Within a short distance, Nepal’s topography changes from the alluvial Gangetic plains suitable for agriculture to the frozen wastes of the Himalayan mountains. Between the two extremes lie the middle hills and the lesser mountains consisting of the Churia range and the Mahabharat lek as they are known. There are several inner Himalayan valleys with desert conditions such as the upper Kaligandaki and Bheri valleys located at altitudes above 3,600m.
The Upper Himalaya ranges from 4,000m above sea level to 8,848.86 m above sea level. It occupies 15% of the total area of the country and within this region lie eight of the fourteen highest peaks in the world exceeding 8000m. They are: Mount Everest, Kanchenjunga, Lhotse, Makalu, Cho Oyu, Dhaulagiri, Manaslu and Annapurna. The high Himalaya is extremely cold, windy and inhospitable while the region immediately below them are inhabited but the land is far less fertile than the lower Himalayas. Thus, cultivation is minimal in this region.

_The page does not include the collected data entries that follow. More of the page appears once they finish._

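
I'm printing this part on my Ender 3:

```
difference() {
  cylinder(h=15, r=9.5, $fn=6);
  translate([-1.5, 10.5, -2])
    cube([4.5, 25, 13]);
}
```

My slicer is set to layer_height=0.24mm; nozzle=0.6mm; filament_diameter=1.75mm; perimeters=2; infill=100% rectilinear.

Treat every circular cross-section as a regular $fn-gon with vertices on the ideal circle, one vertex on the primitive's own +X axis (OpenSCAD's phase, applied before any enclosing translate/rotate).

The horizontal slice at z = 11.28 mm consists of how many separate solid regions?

1

At z = 11.28 mm: the r=9.5 cylinder gives a regular 6-gon of circumradius 9.5 (constant along its height); the cube at (-1.5, 10.5) is absent (z outside [-2, 11]); After the difference (first − rest): none of the subtracted shapes is present at this height, so the r=9.5 cylinder is unchanged — 1 connected region. The result has 1 disconnected region.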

However, it is the mountains that attract the bulk of tourists who arrive in Nepal for trekking and mountaineering.
Middle Hills & Lower Himalaya
The middle hills and Lower Himalaya form the largest part of the country and also has the largest population. Occupying 68% of the country, it enjoys a temperate climate and the land here is far more fertile than in the upper Himalayan region. At the high end, the Mahabharat range reaches an altitude of around 4000m above sea level while the Churia range is lower in comparison. In this region lies the capital, Kathmandu and some of the popular tourist destinations such as Pokhara and Tansen.

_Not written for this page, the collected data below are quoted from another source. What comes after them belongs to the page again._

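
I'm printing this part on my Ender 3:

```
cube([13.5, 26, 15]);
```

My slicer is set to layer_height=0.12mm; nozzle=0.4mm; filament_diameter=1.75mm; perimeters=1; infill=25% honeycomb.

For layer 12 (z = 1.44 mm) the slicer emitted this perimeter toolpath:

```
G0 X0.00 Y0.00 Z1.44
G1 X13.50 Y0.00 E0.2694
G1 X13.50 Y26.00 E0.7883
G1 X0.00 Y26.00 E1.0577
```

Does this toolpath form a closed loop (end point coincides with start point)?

Start point (G0): (0.00, 0.00). End point (last G1): the path does not return to the start — open.

no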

The plains of Nepal are known as the Tarai and they occupy 17% of the land, stretching from the far-west to the far-east covering the entire southern part of the country. The lowest altitude in this region is known to be 70m above sea level. With a sub-tropical climate, the land here is exceedingly fertile and produces the bulk of the food grains for the country’s population. Along this belt lie the Chitwan National Park, Bardia National Park, Shukla Phanta Wildlife Reserve and the Koshi Tappu Wildlife Reserve which harbor an amazing variety of wildlife including endangered species such as the elusive Royal Bengal tiger, the One-horned rhinoceros and Gangetic dolphins along with rare species of birds.

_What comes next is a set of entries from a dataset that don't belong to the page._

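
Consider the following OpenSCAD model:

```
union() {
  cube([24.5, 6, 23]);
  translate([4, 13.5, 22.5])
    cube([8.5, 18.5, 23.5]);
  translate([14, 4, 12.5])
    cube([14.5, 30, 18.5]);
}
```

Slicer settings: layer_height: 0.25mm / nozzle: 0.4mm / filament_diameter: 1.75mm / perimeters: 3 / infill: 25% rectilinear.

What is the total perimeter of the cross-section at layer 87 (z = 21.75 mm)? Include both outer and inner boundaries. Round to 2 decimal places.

125.00 mm

At z = 21.75 mm: the cube (footprint 24.5×6) is included at this height (perimeter 61.00 mm); the cube at (4, 13.5) is not intersected at this z (z outside [22.5, 46]); the 14.5×30 cube at (14, 4) contributes its full rectangle (perimeter 89.00 mm); Merging all regions: the regions partially overlap (shared area 21.00 mm²), so the edge portions inside another operand are dropped and the merged outline is re-measured after clipping — boundary = 125.00 mm. Overall, the cross-section is a single solid region. Total boundary length (outer) = 125.00 mm.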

Nepal experiences 4 seasons:
Spring (Mid Feb – April),
Summer (May – Aug),
Autumn (Sep – Nov) and
Winter (Dec – Mid- Feb).
The climate changes rapidly from the sub-tropical Tarai to the cool dry temperate and alpine conditions in the northern Himalayan ranges within a short span of 200 km. In the Tarai, which is the hottest part of the country, summer temperatures rise above 45°C. The climate here is hot and humid. In the middle hills, the summer climate is pleasant with temperatures around 25°C – 27°C.
The winter temperatures range from 7°C to 23°C in the Tarai and sub-zero to 12°C in the mountainous regions, hills and valleys. The northern Himalayan region has an alpine climate with temperatures reaching below -30°C. The valley of Kathmandu has a pleasant climate with an average summer and winter temperatures of 19°C – 27°C and 2°C – 12°C respectively.